Oprah Winfrey's pick of three books by William Faulkner for her readers' club this summer is the literary equivalent of a starter's gun.
So vacationers - turn your pages!
Like other summer pleasures - a walk on a beach, hiking in a forest - communing with ideas presented in a book restores the spirit. Ms. Winfrey knows the encounter with a gifted author like Faulkner is exhilarating, even if he deals with humanity's dark side. Troubled by race relations? An inability to find love? Faulkner's been there, done that, and tells about it so well he won a Nobel Prize. But any number of works by gifted authors might do. The point is, reading can be transforming.

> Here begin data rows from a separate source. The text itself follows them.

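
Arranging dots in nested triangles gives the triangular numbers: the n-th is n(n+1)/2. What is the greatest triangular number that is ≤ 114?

105

Solve n(n+1)/2 ≤ 114 for integer n.
n = 14 gives 105 ≤ 114, while n = 15 gives 120 > 114; so the answer is 105.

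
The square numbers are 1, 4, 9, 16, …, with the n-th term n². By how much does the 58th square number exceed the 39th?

1843

58² = 3364 and 39² = 1521.
Difference: 3364 − 1521 = 1843.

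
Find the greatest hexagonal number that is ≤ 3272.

3160

Solve n(2n−1) ≤ 3272 for integer n.
n = 40 gives 3160 ≤ 3272, while n = 41 gives 3321 > 3272; so the answer is 3160.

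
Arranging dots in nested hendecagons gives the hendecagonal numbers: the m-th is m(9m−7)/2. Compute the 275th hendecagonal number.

339350

The 275th hendecagonal number is n(9n−7)/2 with n = 275.
275·(9·275 − 7)/2 = 275·2468/2 = 275·1234 = 339350.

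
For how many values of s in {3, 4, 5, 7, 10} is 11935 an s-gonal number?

s = 3: P(3, 154) = 11935. ✓
s = 4: P(4, 109) = 11881 and P(4, 110) = 12100; 11935 is not s-gonal.
s = 5: P(5, 89) = 11837 and P(5, 90) = 12105; 11935 is not s-gonal.
s = 7: P(7, 69) = 11799 and P(7, 70) = 12145; 11935 is not s-gonal.
s = 10: P(10, 55) = 11935. ✓
Hits: s ∈ {3, 10} → 2.

2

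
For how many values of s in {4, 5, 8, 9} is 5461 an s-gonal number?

1

s = 4: P(4, 73) = 5329 and P(4, 74) = 5476; 5461 is not s-gonal.
s = 5: P(5, 60) = 5370 and P(5, 61) = 5551; 5461 is not s-gonal.
s = 8: P(8, 43) = 5461. ✓
s = 9: P(9, 39) = 5226 and P(9, 40) = 5500; 5461 is not s-gonal.
Hits: s ∈ {8} → 1.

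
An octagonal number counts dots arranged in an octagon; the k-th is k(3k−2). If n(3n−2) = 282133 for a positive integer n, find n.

Set n(3n−2) = 282133, giving 3n² − 2n − 282133 = 0.
The discriminant is 4 + 12·282133 = 3385600, and √3385600 = 1840.
So n = (2 + 1840) / 6 = 1842/6 = 307.

307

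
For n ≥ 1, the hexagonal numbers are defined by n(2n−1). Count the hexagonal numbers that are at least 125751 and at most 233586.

The n-th hexagonal number is n(2n−1).
Smallest index with value ≥ 125751: n = 251 (giving 125751).
Largest index with value ≤ 233586: n = 342 (giving 233586).
Indices 251 through 342: 92 terms.

92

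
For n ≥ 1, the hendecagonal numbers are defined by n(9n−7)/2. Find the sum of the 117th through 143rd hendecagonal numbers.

Σ i(9i−7)/2 = (9Σi² − 7Σi) / 2 over i = 117..143.
Σi = 10296 − 6786 = 3510 and Σi² = 984984 − 527046 = 457938.
(9·457938 − 7·3510) / 2 = 4096872/2 = 2048436.

2048436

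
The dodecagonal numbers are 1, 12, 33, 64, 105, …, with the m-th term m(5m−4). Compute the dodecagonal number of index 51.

12801

51·(5·51 − 4) = 51·251 = 12801.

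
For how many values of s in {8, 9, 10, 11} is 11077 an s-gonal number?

1

s = 8: P(8, 61) = 11041 and P(8, 62) = 11408; 11077 is not s-gonal.
s = 9: P(9, 56) = 10836 and P(9, 57) = 11229; 11077 is not s-gonal.
s = 10: P(10, 53) = 11077. ✓
s = 11: P(11, 50) = 11075 and P(11, 51) = 11526; 11077 is not s-gonal.
Hits: s ∈ {10} → 1.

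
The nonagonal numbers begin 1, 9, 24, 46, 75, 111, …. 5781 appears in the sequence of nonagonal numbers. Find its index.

Set n(7n−5)/2 = 5781, giving 7n² − 5n − 11562 = 0.
So n = (5 + 569) / 14 = 574/14 = 41.

41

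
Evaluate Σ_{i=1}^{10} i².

385

Σ_{i=1}^{10} i² = 10·11·21/6 = 385.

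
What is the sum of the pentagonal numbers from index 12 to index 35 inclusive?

Σ i(3i−1)/2 = (3Σi² − Σi) / 2 over i = 12..35.
Σi = 630 − 66 = 564 and Σi² = 14910 − 506 = 14404.
(3·14404 − 1·564) / 2 = 42648/2 = 21324.

21324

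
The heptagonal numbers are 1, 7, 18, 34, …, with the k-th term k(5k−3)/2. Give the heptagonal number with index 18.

783

The 18th heptagonal number is n(5n−3)/2 with n = 18.
18·(5·18 − 3)/2 = 18·87/2 = 783.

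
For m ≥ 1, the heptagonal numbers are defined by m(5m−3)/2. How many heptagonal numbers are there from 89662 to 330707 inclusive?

The n-th heptagonal number is n(5n−3)/2.
Smallest index with value ≥ 89662: n = 190 (giving 89965).
Largest index with value ≤ 330707: n = 364 (giving 330694).
Indices 190 through 364: 175 terms.

175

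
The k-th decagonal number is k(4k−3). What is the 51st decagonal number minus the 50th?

Consecutive decagonal numbers differ by 8n − 7: here 8·51 − 7 = 401.

401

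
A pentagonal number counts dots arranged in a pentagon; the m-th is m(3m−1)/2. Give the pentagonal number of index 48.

3432

48·(3·48 − 1)/2 = 48·143/2 = 3432.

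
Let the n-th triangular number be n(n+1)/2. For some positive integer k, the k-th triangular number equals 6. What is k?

3

Set n(n+1)/2 = 6, giving n² + n − 12 = 0.
The discriminant is 1 + 8·6 = 49, and √49 = 7.
So n = (-1 + 7) / 2 = 6/2 = 3.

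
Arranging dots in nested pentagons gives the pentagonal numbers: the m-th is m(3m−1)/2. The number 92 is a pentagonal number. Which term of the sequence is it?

Set n(3n−1)/2 = 92, giving 3n² − n − 184 = 0.
So n = (1 + 47) / 6 = 48/6 = 8.
Check: 8·(3·8 − 1)/2 = 92. ✓

8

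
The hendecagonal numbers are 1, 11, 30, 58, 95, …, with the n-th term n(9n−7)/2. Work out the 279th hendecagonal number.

279·(9·279 − 7)/2 = 279·2504/2 = 279·1252 = 349308.

349308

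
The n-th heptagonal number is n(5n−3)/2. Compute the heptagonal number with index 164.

66994

164·(5·164 − 3)/2 = 164·817/2 = 66994.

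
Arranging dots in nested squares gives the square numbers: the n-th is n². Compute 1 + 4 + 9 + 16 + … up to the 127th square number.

Σ_{i=1}^{127} i² = 127·128·255/6 = 690880.

690880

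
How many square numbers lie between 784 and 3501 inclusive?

The n-th square number is n².
Smallest index with value ≥ 784: n = 28 (giving 784).
Largest index with value ≤ 3501: n = 59 (giving 3481).
Indices 28 through 59: 32 terms.

32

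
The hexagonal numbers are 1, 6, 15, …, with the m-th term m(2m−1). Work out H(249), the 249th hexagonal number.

123753

The 249th hexagonal number is n(2n−1) with n = 249.
249·(2·249 − 1) = 249·497 = 123753.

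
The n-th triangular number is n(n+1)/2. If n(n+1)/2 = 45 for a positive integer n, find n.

Set n(n+1)/2 = 45, giving n² + n − 90 = 0.
So n = (-1 + 19) / 2 = 18/2 = 9.

9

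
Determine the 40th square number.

1600

40² = 1600.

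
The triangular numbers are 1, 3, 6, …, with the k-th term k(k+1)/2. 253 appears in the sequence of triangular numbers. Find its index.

Set n(n+1)/2 = 253, giving n² + n − 506 = 0.
The discriminant is 1 + 8·253 = 2025, and √2025 = 45.
So n = (-1 + 45) / 2 = 44/2 = 22.

22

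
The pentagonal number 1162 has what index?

28

Set n(3n−1)/2 = 1162, giving 3n² − n − 2324 = 0.
The discriminant is 1 + 24·1162 = 27889, and √27889 = 167.
So n = (1 + 167) / 6 = 168/6 = 28.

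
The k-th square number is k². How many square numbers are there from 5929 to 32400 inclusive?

104

The n-th square number is n².
Smallest index with value ≥ 5929: n = 77 (giving 5929).
Largest index with value ≤ 32400: n = 180 (giving 32400).
Indices 77 through 180: 104 terms.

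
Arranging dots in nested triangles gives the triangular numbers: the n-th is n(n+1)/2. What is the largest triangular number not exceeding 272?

253

Solve n(n+1)/2 ≤ 272 for integer n.
n = 22 gives 253 ≤ 272, while n = 23 gives 276 > 272; so the answer is 253.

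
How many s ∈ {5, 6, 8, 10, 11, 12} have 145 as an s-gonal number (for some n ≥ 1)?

s = 5: P(5, 10) = 145. ✓
s = 6: P(6, 8) = 120 and P(6, 9) = 153; 145 is not s-gonal.
s = 8: P(8, 7) = 133 and P(8, 8) = 176; 145 is not s-gonal.
s = 10: P(10, 6) = 126 and P(10, 7) = 175; 145 is not s-gonal.
s = 11: P(11, 6) = 141 and P(11, 7) = 196; 145 is not s-gonal.
s = 12: P(12, 5) = 105 and P(12, 6) = 156; 145 is not s-gonal.
Hits: s ∈ {5} → 1.

1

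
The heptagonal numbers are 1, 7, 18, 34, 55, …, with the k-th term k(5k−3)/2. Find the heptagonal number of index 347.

The 347th heptagonal number is n(5n−3)/2 with n = 347.
347·(5·347 − 3)/2 = 347·1732/2 = 347·866 = 300502.

300502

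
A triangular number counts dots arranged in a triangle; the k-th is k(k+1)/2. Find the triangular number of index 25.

325

The 25th triangular number is n(n+1)/2 with n = 25.
25·26/2 = 650/2 = 325.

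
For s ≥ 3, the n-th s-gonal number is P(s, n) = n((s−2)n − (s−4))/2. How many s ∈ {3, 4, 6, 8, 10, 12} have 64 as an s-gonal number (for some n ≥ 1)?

s = 3: P(3, 10) = 55 and P(3, 11) = 66; 64 is not s-gonal.
s = 4: P(4, 8) = 64. ✓
s = 6: P(6, 5) = 45 and P(6, 6) = 66; 64 is not s-gonal.
s = 8: P(8, 4) = 40 and P(8, 5) = 65; 64 is not s-gonal.
s = 10: P(10, 4) = 52 and P(10, 5) = 85; 64 is not s-gonal.
s = 12: P(12, 4) = 64. ✓
Hits: s ∈ {4, 12} → 2.

2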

Sure there are blockbuster summer movies to see, but there remains the refrain: "I read the book and the movie left so much out." A whole new generation of Harry Potter readers has found the truth in such words.

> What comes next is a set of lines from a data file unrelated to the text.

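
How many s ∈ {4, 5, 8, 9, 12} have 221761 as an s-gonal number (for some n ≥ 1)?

1

s = 4: P(4, 470) = 220900 and P(4, 471) = 221841; 221761 is not s-gonal.
s = 5: P(5, 384) = 220992 and P(5, 385) = 222145; 221761 is not s-gonal.
s = 8: P(8, 272) = 221408 and P(8, 273) = 223041; 221761 is not s-gonal.
s = 9: P(9, 252) = 221634 and P(9, 253) = 223399; 221761 is not s-gonal.
s = 12: P(12, 211) = 221761. ✓
Hits: s ∈ {12} → 1.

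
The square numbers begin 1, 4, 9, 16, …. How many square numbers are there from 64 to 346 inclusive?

The n-th square number is n².
Smallest index with value ≥ 64: n = 8 (giving 64).
Largest index with value ≤ 346: n = 18 (giving 324).
Indices 8 through 18: 11 terms.

11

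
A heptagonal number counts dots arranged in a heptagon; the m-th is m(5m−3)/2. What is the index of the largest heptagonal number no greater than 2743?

33

Solve n(5n−3)/2 ≤ 2743 for integer n.
n = 33 gives 2673 ≤ 2743, while n = 34 gives 2839 > 2743; so the answer is index 33.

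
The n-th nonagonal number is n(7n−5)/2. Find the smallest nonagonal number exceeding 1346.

Solve n(7n−5)/2 > 1346 for integer n.
The largest n with value ≤ 1346 is 19 (since 1216 ≤ 1346 < 1350), so the first above is n = 20, value 1350.

1350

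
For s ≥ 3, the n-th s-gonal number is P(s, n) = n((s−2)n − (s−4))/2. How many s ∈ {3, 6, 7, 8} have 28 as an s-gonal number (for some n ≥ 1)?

s = 3: P(3, 7) = 28. ✓
s = 6: P(6, 4) = 28. ✓
s = 7: P(7, 3) = 18 and P(7, 4) = 34; 28 is not s-gonal.
s = 8: P(8, 3) = 21 and P(8, 4) = 40; 28 is not s-gonal.
Hits: s ∈ {3, 6} → 2.

2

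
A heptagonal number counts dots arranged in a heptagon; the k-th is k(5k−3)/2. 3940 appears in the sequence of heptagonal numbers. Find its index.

Set n(5n−3)/2 = 3940, giving 5n² − 3n − 7880 = 0.
The discriminant is 9 + 40·3940 = 157609, and √157609 = 397.
So n = (3 + 397) / 10 = 400/10 = 40.

40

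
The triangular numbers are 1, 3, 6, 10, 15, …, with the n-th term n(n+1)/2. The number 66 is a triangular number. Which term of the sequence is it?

Set n(n+1)/2 = 66, giving n² + n − 132 = 0.
So n = (-1 + 23) / 2 = 22/2 = 11.

11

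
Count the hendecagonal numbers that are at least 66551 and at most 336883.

The n-th hendecagonal number is n(9n−7)/2.
Smallest index with value ≥ 66551: n = 122 (giving 66551).
Largest index with value ≤ 336883: n = 274 (giving 336883).
Indices 122 through 274: 153 terms.

153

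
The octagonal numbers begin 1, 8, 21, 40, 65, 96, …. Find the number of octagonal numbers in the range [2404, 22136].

58

The n-th octagonal number is n(3n−2).
Smallest index with value ≥ 2404: n = 29 (giving 2465).
Largest index with value ≤ 22136: n = 86 (giving 22016).
Indices 29 through 86: 58 terms.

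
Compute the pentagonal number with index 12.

210

12·(3·12 − 1)/2 = 12·35/2 = 210.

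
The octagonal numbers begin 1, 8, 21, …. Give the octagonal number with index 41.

4961

The 41st octagonal number is n(3n−2) with n = 41.
41·(3·41 − 2) = 41·121 = 4961.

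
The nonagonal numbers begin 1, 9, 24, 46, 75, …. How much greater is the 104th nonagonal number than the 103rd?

Consecutive nonagonal numbers differ by 7n − 6: here 7·104 − 6 = 722.

722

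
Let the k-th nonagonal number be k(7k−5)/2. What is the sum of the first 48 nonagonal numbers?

130144

Σ i(7i−5)/2 = (7Σi² − 5Σi) / 2 over i = 1..48.
Σi = 1176 and Σi² = 38024.
(7·38024 − 5·1176) / 2 = 260288/2 = 130144.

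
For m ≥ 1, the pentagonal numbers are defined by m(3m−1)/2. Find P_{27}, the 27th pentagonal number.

1080

The 27th pentagonal number is n(3n−1)/2 with n = 27.
27·(3·27 − 1)/2 = 27·80/2 = 27·40 = 1080.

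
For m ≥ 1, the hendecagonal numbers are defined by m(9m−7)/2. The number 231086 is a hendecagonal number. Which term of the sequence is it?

227

Set n(9n−7)/2 = 231086, giving 9n² − 7n − 462172 = 0.
The discriminant is 49 + 72·231086 = 16638241, and √16638241 = 4079.
So n = (7 + 4079) / 18 = 4086/18 = 227.
Check: 227·(9·227 − 7)/2 = 231086. ✓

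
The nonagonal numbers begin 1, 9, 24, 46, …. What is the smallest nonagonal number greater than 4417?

Solve n(7n−5)/2 > 4417 for integer n.
The largest n with value ≤ 4417 is 35 (since 4200 ≤ 4417 < 4446), so the first above is n = 36, value 4446.

4446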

A Gallup poll taken in May found that 47 percent of Americans on any given day are reading a book. This is up from 37 percent in 1990, and 23 percent in 1957. The median number of books read in a year is five. The poll also found that neither the Internet (3 percent) nor book reviews in newspapers (7 percent) play much of a role in how people select a book. Four out of five people choose a book based on a favorite author, a recommendation from a friend or colleague, or by just browsing in a bookstore or library.
Here are two questions for Gallup to ask: "Did you read a book with a child that wasn't a school assignment? Did you discuss it together?"